The second problem facing nuclear power is its high borrowing costs. To some extent, this problem is a natural consequence of nuclear power plants taking a longer time to build than natural gas plants and having a much higher construction risk (the capital cost of natural gas plants is well-established relative to that of nuclear power). And likewise, to some extent, this problem might resolve itself over time, both as the completion of nuclear plants helps nail down the true capital cost of nuclear power, and as vendors add smaller, modular reactor designs to their list of offerings. But much of the reason behind the high interest rates on loans to nuclear construction is that the industry is scoring an own-goal. In the current relationship between utilities and reactor vendors, utilities are asked to absorb all of the costs of a vendor’s overruns — if a reactor ends up costing a couple billion dollars more than the vendor quotes, it’s the utility that is expected to make up the difference.

This is terrifying for a utility’s creditors. The largest utilities in the United States have market capitalizations in the area of $30 billion, while most hover closer to $5 billion. If a nuclear project should fail, the utility might go completely bankrupt, leaving nothing to those foolish enough to lend them money. Accordingly, nuclear projects face higher borrowing costs than other electric projects. It doesn’t have to be this way — if reactor vendors and construction companies helped share the project risks posed by nuclear plants, borrowing costs would be lower. It is also possible for the U.S. government to shoulder some of the risk — but after Solyndra, few legislators have an appetite for letting energy companies push their risks onto the taxpayer.

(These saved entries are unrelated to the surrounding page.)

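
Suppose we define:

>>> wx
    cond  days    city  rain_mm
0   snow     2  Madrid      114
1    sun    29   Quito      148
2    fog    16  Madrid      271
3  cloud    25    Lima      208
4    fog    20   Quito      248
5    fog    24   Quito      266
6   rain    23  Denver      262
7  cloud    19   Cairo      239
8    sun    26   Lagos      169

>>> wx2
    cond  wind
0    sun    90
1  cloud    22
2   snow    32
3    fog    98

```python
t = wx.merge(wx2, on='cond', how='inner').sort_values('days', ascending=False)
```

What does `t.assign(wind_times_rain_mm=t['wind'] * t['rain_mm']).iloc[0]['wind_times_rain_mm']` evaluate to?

13320

merge on 'cond' (how='inner') → 8 rows:
    cond  days    city  rain_mm  wind
0   snow     2  Madrid      114    32
1    sun    29   Quito      148    90
2    fog    16  Madrid      271    98
3  cloud    25    Lima      208    22
4    fog    20   Quito      248    98
5    fog    24   Quito      266    98
6  cloud    19   Cairo      239    22
7    sun    26   Lagos      169    90
sort by days descending:
    cond  days    city  rain_mm  wind
1    sun    29   Quito      148    90
7    sun    26   Lagos      169    90
3  cloud    25    Lima      208    22
5    fog    24   Quito      266    98
4    fog    20   Quito      248    98
6  cloud    19   Cairo      239    22
2    fog    16  Madrid      271    98
0   snow     2  Madrid      114    32
add column wind_times_rain_mm = t['wind'] * t['rain_mm']:
    cond  days    city  rain_mm  wind  wind_times_rain_mm
1    sun    29   Quito      148    90               13320
7    sun    26   Lagos      169    90               15210
3  cloud    25    Lima      208    22                4576
5    fog    24   Quito      266    98               26068
4    fog    20   Quito      248    98               24304
6  cloud    19   Cairo      239    22                5258
2    fog    16  Madrid      271    98               26558
0   snow     2  Madrid      114    32                3648
So iloc[0]['wind_times_rain_mm'] = 13320.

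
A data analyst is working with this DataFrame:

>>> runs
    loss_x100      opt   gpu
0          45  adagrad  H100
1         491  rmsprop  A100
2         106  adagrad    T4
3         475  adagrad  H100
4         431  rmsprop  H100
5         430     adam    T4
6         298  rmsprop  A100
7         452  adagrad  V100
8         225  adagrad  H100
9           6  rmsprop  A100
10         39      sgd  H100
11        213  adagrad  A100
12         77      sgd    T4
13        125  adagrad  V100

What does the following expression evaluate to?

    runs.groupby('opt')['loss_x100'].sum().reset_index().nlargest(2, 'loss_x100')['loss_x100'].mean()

group by opt, sum of loss_x100:
opt
adagrad    1641
adam        430
rmsprop    1226
sgd         116
Name: loss_x100, dtype: int64
reset_index():
       opt  loss_x100
0  adagrad       1641
1     adam        430
2  rmsprop       1226
3      sgd        116
take 2 rows with largest loss_x100:
       opt  loss_x100
0  adagrad       1641
2  rmsprop       1226

1433.5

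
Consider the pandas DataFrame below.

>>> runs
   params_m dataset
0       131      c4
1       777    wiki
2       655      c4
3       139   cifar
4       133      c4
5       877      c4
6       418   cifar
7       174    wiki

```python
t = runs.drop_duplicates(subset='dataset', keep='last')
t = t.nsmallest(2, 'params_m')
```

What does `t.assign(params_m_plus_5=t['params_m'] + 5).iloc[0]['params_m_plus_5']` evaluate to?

drop duplicate dataset (keep=last):
   params_m dataset
5       877      c4
6       418   cifar
7       174    wiki
take 2 rows with smallest params_m:
   params_m dataset
7       174    wiki
6       418   cifar
add column params_m_plus_5 = t['params_m'] + 5:
   params_m dataset  params_m_plus_5
7       174    wiki              179
6       418   cifar              423

179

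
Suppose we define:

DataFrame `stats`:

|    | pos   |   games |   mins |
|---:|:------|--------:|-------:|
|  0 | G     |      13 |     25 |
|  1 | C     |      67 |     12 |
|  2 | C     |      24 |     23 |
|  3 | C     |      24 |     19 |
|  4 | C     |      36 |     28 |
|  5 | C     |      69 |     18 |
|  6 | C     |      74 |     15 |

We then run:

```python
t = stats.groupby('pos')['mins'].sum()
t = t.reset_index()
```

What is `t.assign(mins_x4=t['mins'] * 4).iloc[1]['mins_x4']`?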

Next, the United States is going to have to adopt some form of carbon tax on electricity generation, or offer a comparable subsidy to the nuclear industry. An appropriately sized carbon tax of $20/ton CO2 would raise the cost of natural-gas-generated electricity by 0.7 cents/kWh, while having a negligible impact on nuclear power.

And finally, the nuclear industry is just going to have to catch some luck and see natural gas prices rise. That’s a tall order, given the new resources being opened up by hydraulic fracturing and the slowed consumption of natural gas brought about by the recession. But it’s not entirely outside of the realm of possibility — the futures market for natural gas has been wrong before.

Nuclear power is down, but not out. With a proper R&D focus, good business practices, appropriate policy, and a little luck, the gulf that separates nuclear power from its competitors may yet be bridged.

Still, it’d be best not to hold your breath.